What are the Different Hadoop Components in Hadoop Eco-System
HDFS – Filesystem of Hadoop ( Hadoop Distributed File System)
MapReduce – Processing of Large Datasets
HBase – Database (Hadoop+dataBase)
Apache Oozie – Workflow Scheduler
Apache Mahout – Machine learning and Data mining
Apache Hue – Hadoop user interface, Browser for HDFS, HBase, Query editors for Hive, etc.

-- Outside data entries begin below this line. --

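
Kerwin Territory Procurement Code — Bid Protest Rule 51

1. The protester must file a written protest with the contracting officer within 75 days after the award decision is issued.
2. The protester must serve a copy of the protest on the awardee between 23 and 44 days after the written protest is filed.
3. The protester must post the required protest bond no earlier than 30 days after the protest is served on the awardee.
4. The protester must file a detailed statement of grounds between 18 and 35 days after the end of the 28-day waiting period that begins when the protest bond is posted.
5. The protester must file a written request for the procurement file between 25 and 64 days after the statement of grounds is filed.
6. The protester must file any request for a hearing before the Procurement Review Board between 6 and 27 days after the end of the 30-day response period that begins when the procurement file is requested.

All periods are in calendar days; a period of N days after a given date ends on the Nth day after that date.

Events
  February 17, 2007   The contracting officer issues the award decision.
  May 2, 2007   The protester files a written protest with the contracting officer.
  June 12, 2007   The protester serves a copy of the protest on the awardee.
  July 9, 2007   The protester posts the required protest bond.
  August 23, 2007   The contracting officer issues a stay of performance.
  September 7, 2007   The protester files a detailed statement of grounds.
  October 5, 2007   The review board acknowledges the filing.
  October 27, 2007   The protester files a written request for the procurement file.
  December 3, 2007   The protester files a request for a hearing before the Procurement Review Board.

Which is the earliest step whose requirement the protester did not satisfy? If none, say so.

Step 3

Step 1: 75 days after February 17, 2007 (when the award decision is issued) is May 3, 2007; May 2, 2007 is within that limit.
Step 2: the window is 23–44 days after May 2, 2007 (when the written protest is filed), so May 25, 2007 through June 15, 2007; done June 12, 2007 — within the window.
Step 3: the earliest permitted date is 30 days after June 12, 2007 (when the protest is served on the awardee), i.e. July 12, 2007; done July 9, 2007 — 3 days too early.
Later steps need not be reached.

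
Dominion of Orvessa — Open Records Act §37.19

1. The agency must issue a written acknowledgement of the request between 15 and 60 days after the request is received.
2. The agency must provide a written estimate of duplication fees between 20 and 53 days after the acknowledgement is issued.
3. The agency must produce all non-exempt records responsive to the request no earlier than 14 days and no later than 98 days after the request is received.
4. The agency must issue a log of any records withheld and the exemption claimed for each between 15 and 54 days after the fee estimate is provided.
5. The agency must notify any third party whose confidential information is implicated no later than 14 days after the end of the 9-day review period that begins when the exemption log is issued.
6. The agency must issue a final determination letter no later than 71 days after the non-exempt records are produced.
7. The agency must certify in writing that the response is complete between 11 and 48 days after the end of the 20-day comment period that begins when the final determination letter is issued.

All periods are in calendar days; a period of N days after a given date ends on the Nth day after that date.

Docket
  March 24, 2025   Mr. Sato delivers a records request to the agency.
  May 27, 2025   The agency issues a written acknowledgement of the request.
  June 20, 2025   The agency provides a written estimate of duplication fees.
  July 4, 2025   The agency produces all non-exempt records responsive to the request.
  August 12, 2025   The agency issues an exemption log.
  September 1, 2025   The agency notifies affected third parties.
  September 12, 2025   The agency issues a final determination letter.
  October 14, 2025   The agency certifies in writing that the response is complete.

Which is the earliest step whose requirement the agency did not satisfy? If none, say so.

(1) the permitted window runs from March 24, 2025 + 15 = April 8, 2025 to March 24, 2025 + 60 = May 23, 2025; done May 27, 2025 — 4 days after the window closed.
Later steps need not be reached.

Step 1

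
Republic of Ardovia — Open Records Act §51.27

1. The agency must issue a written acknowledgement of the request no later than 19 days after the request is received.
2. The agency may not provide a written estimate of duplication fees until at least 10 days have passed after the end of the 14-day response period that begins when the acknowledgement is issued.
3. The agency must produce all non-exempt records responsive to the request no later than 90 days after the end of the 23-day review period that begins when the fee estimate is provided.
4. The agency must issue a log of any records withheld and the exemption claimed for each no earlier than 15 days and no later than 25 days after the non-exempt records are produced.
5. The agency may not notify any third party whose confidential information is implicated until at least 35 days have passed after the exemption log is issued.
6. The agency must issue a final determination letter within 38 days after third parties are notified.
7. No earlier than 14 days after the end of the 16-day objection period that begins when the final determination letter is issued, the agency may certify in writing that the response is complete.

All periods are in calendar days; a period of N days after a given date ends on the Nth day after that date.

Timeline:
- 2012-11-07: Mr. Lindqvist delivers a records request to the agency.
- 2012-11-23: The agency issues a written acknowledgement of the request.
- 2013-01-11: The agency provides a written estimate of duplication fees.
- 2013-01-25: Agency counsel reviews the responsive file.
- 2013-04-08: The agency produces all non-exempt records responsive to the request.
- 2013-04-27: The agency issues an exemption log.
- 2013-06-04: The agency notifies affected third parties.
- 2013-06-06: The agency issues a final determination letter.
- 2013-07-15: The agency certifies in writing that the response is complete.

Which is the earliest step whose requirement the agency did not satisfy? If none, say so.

None — every step was satisfied

Step 1 — counting 19 days from 2012-11-07 (when the request is received) gives a deadline of 2012-11-26; done 2012-11-23 — timely.
Step 2 — must wait 10 days from 2012-12-07 (end of the 14-day response period, which began when the acknowledgement is issued on 2012-11-23), so not before 2012-12-17; done 2013-01-11 — permitted.
Step 3 — counting 90 days from 2013-02-03 (end of the 23-day review period, which began when the fee estimate is provided on 2013-01-11) gives a deadline of 2013-05-04; completed 2013-04-08, before the deadline.
Step 4 — 15 and 25 days from 2013-04-08 (when the non-exempt records are produced) are 2013-04-23 and 2013-05-03 respectively; done 2013-04-27, which is between those dates.
Step 5 — must wait 35 days from 2013-04-27 (when the exemption log is issued), so not before 2013-06-01; done 2013-06-04 — permitted.
Step 6 — counting 38 days from 2013-06-04 (when third parties are notified) gives a deadline of 2013-07-12; done 2013-06-06 — timely.
Step 7 — must wait 14 days from 2013-06-22 (end of the 16-day objection period, which began when the final determination letter is issued on 2013-06-06), so not before 2013-07-06; done 2013-07-15, after the minimum wait.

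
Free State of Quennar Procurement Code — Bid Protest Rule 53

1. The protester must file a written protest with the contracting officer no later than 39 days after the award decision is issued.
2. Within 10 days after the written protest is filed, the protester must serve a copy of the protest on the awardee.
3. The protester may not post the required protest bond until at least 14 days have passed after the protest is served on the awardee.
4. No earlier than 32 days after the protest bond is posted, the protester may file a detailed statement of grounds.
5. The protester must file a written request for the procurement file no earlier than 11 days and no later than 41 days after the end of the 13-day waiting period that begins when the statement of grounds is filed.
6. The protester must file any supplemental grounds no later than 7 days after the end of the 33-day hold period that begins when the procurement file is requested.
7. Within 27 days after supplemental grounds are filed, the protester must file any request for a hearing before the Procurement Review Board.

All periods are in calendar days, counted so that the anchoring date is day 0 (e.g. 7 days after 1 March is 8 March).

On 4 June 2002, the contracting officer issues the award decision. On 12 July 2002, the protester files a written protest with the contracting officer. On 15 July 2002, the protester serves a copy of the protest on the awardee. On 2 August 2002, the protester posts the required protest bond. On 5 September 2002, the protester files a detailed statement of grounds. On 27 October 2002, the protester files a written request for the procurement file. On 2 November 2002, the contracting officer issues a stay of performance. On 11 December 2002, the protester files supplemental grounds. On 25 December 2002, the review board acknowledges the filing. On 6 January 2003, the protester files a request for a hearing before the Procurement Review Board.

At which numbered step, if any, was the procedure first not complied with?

Step 6

Step 1: 39 days after 4 June 2002 (when the award decision is issued) is 13 July 2002; 12 July 2002 is within that limit.
Step 2: 10 days after 12 July 2002 (when the written protest is filed) is 22 July 2002; completed 15 July 2002, before the deadline.
Step 3: the earliest permitted date is 14 days after 15 July 2002 (when the protest is served on the awardee), i.e. 29 July 2002; done 2 August 2002, after the minimum wait.
Step 4: the earliest permitted date is 32 days after 2 August 2002 (when the protest bond is posted), i.e. 3 September 2002; done 5 September 2002, after the minimum wait.
Step 5: the window is 11–41 days after 18 September 2002 (end of the 13-day waiting period, which began when the statement of grounds is filed on 5 September 2002), so 29 September 2002 through 29 October 2002; done 27 October 2002, which is between those dates.
Step 6: 7 days after 29 November 2002 (end of the 33-day hold period, which began when the procurement file is requested on 27 October 2002) is 6 December 2002; done 11 December 2002 — 5 days late.
That is the first point of non-compliance.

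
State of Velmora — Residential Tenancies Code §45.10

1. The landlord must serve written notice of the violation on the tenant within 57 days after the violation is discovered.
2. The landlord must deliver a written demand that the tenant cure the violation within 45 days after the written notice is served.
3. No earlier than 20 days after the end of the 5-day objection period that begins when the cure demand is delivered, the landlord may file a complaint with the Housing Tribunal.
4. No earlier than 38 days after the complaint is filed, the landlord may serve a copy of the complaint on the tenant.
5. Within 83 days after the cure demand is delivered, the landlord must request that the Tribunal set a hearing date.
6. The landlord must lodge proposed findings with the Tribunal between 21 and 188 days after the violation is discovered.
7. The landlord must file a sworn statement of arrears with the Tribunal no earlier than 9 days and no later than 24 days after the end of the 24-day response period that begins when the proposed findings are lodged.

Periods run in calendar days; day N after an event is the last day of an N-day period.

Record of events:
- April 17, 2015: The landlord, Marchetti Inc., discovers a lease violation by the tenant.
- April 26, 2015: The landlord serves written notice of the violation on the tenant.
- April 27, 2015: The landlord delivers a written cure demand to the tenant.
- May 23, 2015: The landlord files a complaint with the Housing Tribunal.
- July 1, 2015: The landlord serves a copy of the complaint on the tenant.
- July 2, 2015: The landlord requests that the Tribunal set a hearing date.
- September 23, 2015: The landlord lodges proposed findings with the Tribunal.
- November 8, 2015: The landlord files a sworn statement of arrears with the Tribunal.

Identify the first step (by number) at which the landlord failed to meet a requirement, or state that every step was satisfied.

Step 1 — counting 57 days from April 17, 2015 (when the violation is discovered) gives a deadline of June 13, 2015; April 26, 2015 is within that limit.
Step 2 — counting 45 days from April 26, 2015 (when the written notice is served) gives a deadline of June 10, 2015; completed April 27, 2015, before the deadline.
Step 3 — must wait 20 days from May 2, 2015 (end of the 5-day objection period, which began when the cure demand is delivered on April 27, 2015), so not before May 22, 2015; May 23, 2015 is on or after that date.
Step 4 — must wait 38 days from May 23, 2015 (when the complaint is filed), so not before June 30, 2015; July 1, 2015 is on or after that date.
Step 5 — counting 83 days from April 27, 2015 (when the cure demand is delivered) gives a deadline of July 19, 2015; done July 2, 2015 — timely.
Step 6 — 21 and 188 days from April 17, 2015 (when the violation is discovered) are May 8, 2015 and October 22, 2015 respectively; done September 23, 2015 — within the window.
Step 7 — 9 and 24 days from October 17, 2015 (end of the 24-day response period, which began when the proposed findings are lodged on September 23, 2015) are October 26, 2015 and November 10, 2015 respectively; done November 8, 2015, which is between those dates.

None — every step was satisfied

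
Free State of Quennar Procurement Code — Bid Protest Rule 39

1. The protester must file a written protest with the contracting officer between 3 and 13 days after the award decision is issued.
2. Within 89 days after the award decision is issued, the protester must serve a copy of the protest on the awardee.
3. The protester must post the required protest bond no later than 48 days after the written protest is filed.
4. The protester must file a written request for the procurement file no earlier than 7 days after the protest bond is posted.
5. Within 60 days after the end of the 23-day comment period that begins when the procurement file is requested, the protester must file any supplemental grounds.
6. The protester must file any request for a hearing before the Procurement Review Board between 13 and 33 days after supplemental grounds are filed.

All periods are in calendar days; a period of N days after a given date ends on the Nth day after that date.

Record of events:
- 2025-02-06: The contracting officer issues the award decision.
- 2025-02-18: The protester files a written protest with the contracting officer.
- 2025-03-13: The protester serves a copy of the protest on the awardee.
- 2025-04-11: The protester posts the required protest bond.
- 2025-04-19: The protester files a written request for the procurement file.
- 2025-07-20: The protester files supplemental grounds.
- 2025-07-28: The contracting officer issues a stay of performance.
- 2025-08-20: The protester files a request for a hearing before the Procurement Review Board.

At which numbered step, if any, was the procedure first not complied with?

Step 1: the window is 3–13 days after 2025-02-06 (when the award decision is issued), so 2025-02-09 through 2025-02-19; 2025-02-18 falls inside that range.
Step 2: 89 days after 2025-02-06 (when the award decision is issued) is 2025-05-06; completed 2025-03-13, before the deadline.
Step 3: 48 days after 2025-02-18 (when the written protest is filed) is 2025-04-07; 2025-04-11 misses that deadline by 4 days.

Step 3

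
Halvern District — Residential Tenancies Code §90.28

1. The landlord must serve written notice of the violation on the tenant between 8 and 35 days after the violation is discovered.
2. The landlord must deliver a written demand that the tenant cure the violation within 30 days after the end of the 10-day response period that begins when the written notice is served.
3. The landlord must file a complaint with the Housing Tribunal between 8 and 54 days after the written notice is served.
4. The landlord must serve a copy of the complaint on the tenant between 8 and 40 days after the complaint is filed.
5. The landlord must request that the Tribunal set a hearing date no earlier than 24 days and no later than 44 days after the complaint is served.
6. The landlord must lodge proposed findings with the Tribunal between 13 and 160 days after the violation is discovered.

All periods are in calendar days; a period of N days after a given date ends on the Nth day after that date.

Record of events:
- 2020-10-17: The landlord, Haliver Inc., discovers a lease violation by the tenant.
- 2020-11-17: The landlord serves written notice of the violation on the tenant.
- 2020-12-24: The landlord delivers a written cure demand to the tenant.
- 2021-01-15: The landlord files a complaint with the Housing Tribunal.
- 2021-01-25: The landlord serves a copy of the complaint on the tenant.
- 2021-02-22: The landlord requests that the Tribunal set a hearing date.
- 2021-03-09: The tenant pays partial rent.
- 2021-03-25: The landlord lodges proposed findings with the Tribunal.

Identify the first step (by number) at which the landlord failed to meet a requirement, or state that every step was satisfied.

Step 1 — 8 and 35 days from 2020-10-17 (when the violation is discovered) are 2020-10-25 and 2020-11-21 respectively; done 2020-11-17 — within the window.
Step 2 — counting 30 days from 2020-11-27 (end of the 10-day response period, which began when the written notice is served on 2020-11-17) gives a deadline of 2020-12-27; completed 2020-12-24, before the deadline.
Step 3 — 8 and 54 days from 2020-11-17 (when the written notice is served) are 2020-11-25 and 2021-01-10 respectively; done 2021-01-15 — 5 days after the window closed.
The analysis stops there.

Step 3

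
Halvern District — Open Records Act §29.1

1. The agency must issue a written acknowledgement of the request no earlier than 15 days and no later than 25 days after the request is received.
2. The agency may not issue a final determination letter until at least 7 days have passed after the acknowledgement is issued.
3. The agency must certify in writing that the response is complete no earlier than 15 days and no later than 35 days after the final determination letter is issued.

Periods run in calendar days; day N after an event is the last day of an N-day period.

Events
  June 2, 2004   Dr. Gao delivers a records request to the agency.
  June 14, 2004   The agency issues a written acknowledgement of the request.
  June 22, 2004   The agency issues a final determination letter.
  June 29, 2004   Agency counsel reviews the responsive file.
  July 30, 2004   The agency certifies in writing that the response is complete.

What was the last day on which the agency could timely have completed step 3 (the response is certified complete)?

Step 3 runs from June 22, 2004, when the final determination letter is issued. The window is 15–35 days after June 22, 2004; it closes on July 27, 2004.

July 27, 2004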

Flume – To integrate other data source
Sqoop – Export / Import data from RDBMS to HDFS and HDFS to RDBMS
What is HDFS?
HDFS (Hadoop Distributed File System) is a filesystem that can store very large data sets by scaling out across a cluster of hosts.
What is Map Reduce?
MapReduce is a programming model and it is implemented for processing and generating large data sets. It specifies a map function that process a (key, value) pair to generate a set of intermediate(Key, Value) pairs.
What is Hive?
A data warehouse infrastructure built on top of Hadoop for providing data summarization, query, and analysis.
What is Pig?
Pig is an analyzing large data sets that consist of a high-level (scripting) language for expressing data analysis programs.
What is Flume?
Flume is on top of Hadoop applications, we need to get data from the source into HDFS.
What is Sqoop?
Apache Sqoop is a tool designed for transferring bulk data between Hadoop and structured data stores it means that Export / Import data from RDBMS to HDFS vice versa.
What is HBase?
HBase ( Hadoop + dataBase) is a column-oriented store database layered on top of HDFS.
What is NoSQL database?
NoSQL means that Not Only SQL using traditional relational Data Base Management System.